The standoff over the FAA arose from a dispute between House Republicans and Senate Democrats over a GOP push to cut $16.6 million in taxpayer subsidies for 13 rural airports. The sum amounts to a fraction of total federal spending, but the airports involved are located in states represented by powerful Senate Democrats, including Majority Leader Harry Reid of Nevada and Commerce Committee Chairman Jay Rockefeller of West Virginia.


The GOP provision targeted a program known as "essential air service," long derided by conservatives as wasteful spending. It was included in a stop-gap measure passed by the House to renew the taxing and spending authorities of the FAA through mid-September.


The House adjourned Friday afternoon, forcing the Senate to pass the bill cutting the subsidy program, or force a partial shutdown of the FAA.

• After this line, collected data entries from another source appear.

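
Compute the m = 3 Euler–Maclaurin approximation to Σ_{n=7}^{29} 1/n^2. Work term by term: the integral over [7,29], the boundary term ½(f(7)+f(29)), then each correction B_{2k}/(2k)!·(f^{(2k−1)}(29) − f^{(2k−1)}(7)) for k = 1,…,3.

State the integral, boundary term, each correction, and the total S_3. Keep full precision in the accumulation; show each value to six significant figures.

S_3 ≈ 0.119650

∫_7^29 1/x^2 dx evaluates to 0.108374.
Endpoint term: (f(7) + f(29))/2 = (0.0204082 + 0.00118906)/2 = 0.0107986.
Running total after boundary: 0.119173.
Order-1 term: 1/12 · (-8.20042e-05 − (-0.00583090)) = 0.000479075.
Partial sum through k=1: 0.119652.
Order-2 term: −1/720 · (-1.17010e-06 − (-0.00142798)) = -1.98168e-06.
Partial sum through k=2: 0.119650.
Order-3 term: 1/30240 · (-4.17394e-08 − (-0.000874271)) = 2.89097e-08.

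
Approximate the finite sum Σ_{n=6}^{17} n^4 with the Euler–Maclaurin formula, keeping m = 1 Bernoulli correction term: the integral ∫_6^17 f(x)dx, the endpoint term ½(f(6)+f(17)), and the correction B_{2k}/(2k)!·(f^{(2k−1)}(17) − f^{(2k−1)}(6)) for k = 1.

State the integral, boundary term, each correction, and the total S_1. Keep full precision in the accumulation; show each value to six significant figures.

Integral: ∫_6^17 x^4 dx = 282416.
Boundary: ½(f(6) + f(17)) = ½(1296.00 + 83521.0) = 42408.5.
So far: 324825.
Correction k=1: B_{2}/2! · (f^{(1)}(17) − f^{(1)}(6)) = 1/12 · (19652.0 − 864.000) = 1565.67.

S_1 ≈ 326390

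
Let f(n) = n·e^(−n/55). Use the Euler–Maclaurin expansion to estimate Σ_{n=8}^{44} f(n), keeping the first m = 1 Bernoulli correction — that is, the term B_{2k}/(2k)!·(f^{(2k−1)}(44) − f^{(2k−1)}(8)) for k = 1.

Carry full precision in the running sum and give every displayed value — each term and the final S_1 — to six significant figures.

S_1 ≈ 562.634

Integral: ∫_8^44 x·e^(−x/55) dx = 549.344.
Boundary: ½(f(8) + f(44)) = ½(6.91703 + 19.7705) = 13.3438.
So far: 562.688.
Correction k=1: B_{2}/2! · (f^{(1)}(44) − f^{(1)}(8)) = 1/12 · (0.0898658 − 0.738865) = -0.0540833.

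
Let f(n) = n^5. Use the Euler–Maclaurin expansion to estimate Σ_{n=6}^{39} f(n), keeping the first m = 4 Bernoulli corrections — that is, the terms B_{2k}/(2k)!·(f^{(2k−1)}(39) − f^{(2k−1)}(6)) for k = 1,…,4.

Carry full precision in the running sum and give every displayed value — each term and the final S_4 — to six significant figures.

S_4 ≈ 6.32529e+08

∫_6^39 x^5 dx evaluates to 5.86450e+08.
Endpoint term: (f(6) + f(39))/2 = (7776.00 + 9.02242e+07)/2 = 4.51160e+07.
Running total after boundary: 6.31566e+08.
k=1: B_{2}/(2)! × [f^{(1)}(39) − f^{(1)}(6)] = 1/12 × (1.15672e+07 − 6480.00) = 963394.
Running total after k=1: 6.32529e+08.
k=2: B_{4}/(4)! × [f^{(3)}(39) − f^{(3)}(6)] = −1/720 × (91260.0 − 2160.00) = -123.750.
Running total after k=2: 6.32529e+08.
k=3: B_{6}/(6)! × [f^{(5)}(39) − f^{(5)}(6)] = 1/30240 × (120.000 − 120.000) = 0.00000.
Running total after k=3: 6.32529e+08.
k=4: B_{8}/(8)! × [f^{(7)}(39) − f^{(7)}(6)] = −1/1209600 × (0.00000 − 0.00000) = 0.00000.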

Senate leaders, defending the subsidies as crucial to local economies, stood their ground. Parts of the FAA were set to shut down Saturday for the first time in more than a decade.


An Obama administration official said the furloughed workers—including 1,000 workers in the Washington area—wouldn't be paid retroactively for time missed unless Congress passed a law to do so.


The FAA said the government would lose $200 million a week in tax revenue paid mostly by airlines.


"This is nothing less than a direct assault by Washington Republicans on already underserved rural communities—not only in Nevada, but across the country," said Zac Petkanas, spokesman for Mr. Reid.


House Transportation Committee Chairman John Mica (R., Fla.), who sponsored the bill to cut rural-airport subsidies, criticized the Senate for not passing his bill. "In light of the nation's pending financial disaster and soaring deficits, they couldn't find a way to cut even a few million dollars by accepting this minor request to reduce outlandish subsidies," Mr. Mica said.